Développer et bâtir une équipe : les cinq étapes clés

Une équipe se développe, se renforce et se soude au fil du temps. Tuckman explique ce développement en le décomposant en 5 étapes : la formation, la confrontation, la normalisation, la production et la suspension.

Les 5 étapes du développement d’une équipe :

1 .Formation : c’est la phase de lancement de l’équipe projet

  • L’équipe projet : les relations interpersonnelles et les tâches allouées à chacun permettent la définition progressive des rôles au sein de l’équipe. Les membres du groupe se tournent naturellement vers un leader, les liens et les règles se créent au fur et à mesure.
  • Les membres de l’équipe se comportent dans un premier temps de manière indépendante. Peu informés des questions et des objectifs de l’équipe, ils sont relativement passifs et peuvent montrer des états d’incertitude ou d’inquiétude.
  • Le chef de projet a pour rôle de fédérer l’équipe. Pour cela, il doit s’assurer d’un sentiment de confiance entre les membres du groupe, et des bonnes relations de travail. Il se doit d’adopter un style direct avec ses collaborateurs. Partager le concept de « Formation, Confrontation, Normalisation, Production » avec l’équipe peut être utile.
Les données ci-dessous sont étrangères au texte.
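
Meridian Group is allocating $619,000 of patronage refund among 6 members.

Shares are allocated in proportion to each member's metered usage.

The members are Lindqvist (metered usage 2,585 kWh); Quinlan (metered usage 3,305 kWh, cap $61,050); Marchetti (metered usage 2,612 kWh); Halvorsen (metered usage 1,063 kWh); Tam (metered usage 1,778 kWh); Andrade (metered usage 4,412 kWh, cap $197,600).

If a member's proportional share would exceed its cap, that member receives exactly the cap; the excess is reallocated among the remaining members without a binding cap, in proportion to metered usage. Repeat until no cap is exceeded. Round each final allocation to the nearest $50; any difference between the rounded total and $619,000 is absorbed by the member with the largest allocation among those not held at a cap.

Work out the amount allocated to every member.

Lindqvist: $115,900; Quinlan: $61,050; Marchetti: $117,100; Halvorsen: $47,650; Tam: $79,700; Andrade: $197,600

Sum of metered usage: 15,755.
Proportional shares (ignoring caps): Lindqvist 101,562.36; Quinlan 129,850.52; Marchetti 102,623.17; Halvorsen 41,764.33; Tam 69,856.05; Andrade 173,343.57.
Capped: Quinlan ($61,050); residual $557,950 reallocated over remaining metered usage 12,450.
Capped: Andrade ($197,600); residual $360,350 reallocated over remaining metered usage 8,038.
Redistributed shares: Lindqvist 115,887.63 → $115,900; Marchetti 117,098.06 → $117,100; Halvorsen 47,655.14 → $47,650; Tam 79,709.17 → $79,700.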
2. Confrontation : lors de cette phase, les différentes idées sont en concurrence, le ton peut être quelque peu agressif

  • L’équipe projet gagne en confiance mais ceci dans une situation de conflit interpersonnel.
  • Les membres de l’équipe dévoilent leurs personnalités en confrontant les idées et perspectives de chacun ouvertement. Les points de vue divergent, entraînant des sentiments de frustration, de désaccord sur des sujets comme les buts, les espérances, les rôles ou les responsabilités.
  • Le chef de projet accompagne et guide l’équipe à la manière d’un coach à travers le conflit qui se révèle être une phase de transition. Il se doit d’être ouvert aux besoins et différences de chacun et de les prendre en compte.

3. Normalisation : Le groupe trouve ses marques :  les règles, les valeurs, les comportements, les méthodes et les outils sont mis en place.

  • L’équipe projet gagne en efficacité et l’équipe commence à développer une identité.
  • Les membres de l’équipe apprennent à adapter leur comportement à celui des autres membres, les relations deviennent plus aisées, ils travaillent ensemble sur des conventions pour rendre le travail d’équipe plus naturel et plus fluide. La recherche d’harmonie au sein du groupe est au cœur de cette étape, elle passe par la résolution des problèmes. Les effets positifs s’en ressentent sur la motivation des membres de l’équipe.
  • Le chef de projet adopte alors un style participatif afin de permettre à l’équipe de devenir plus autonome.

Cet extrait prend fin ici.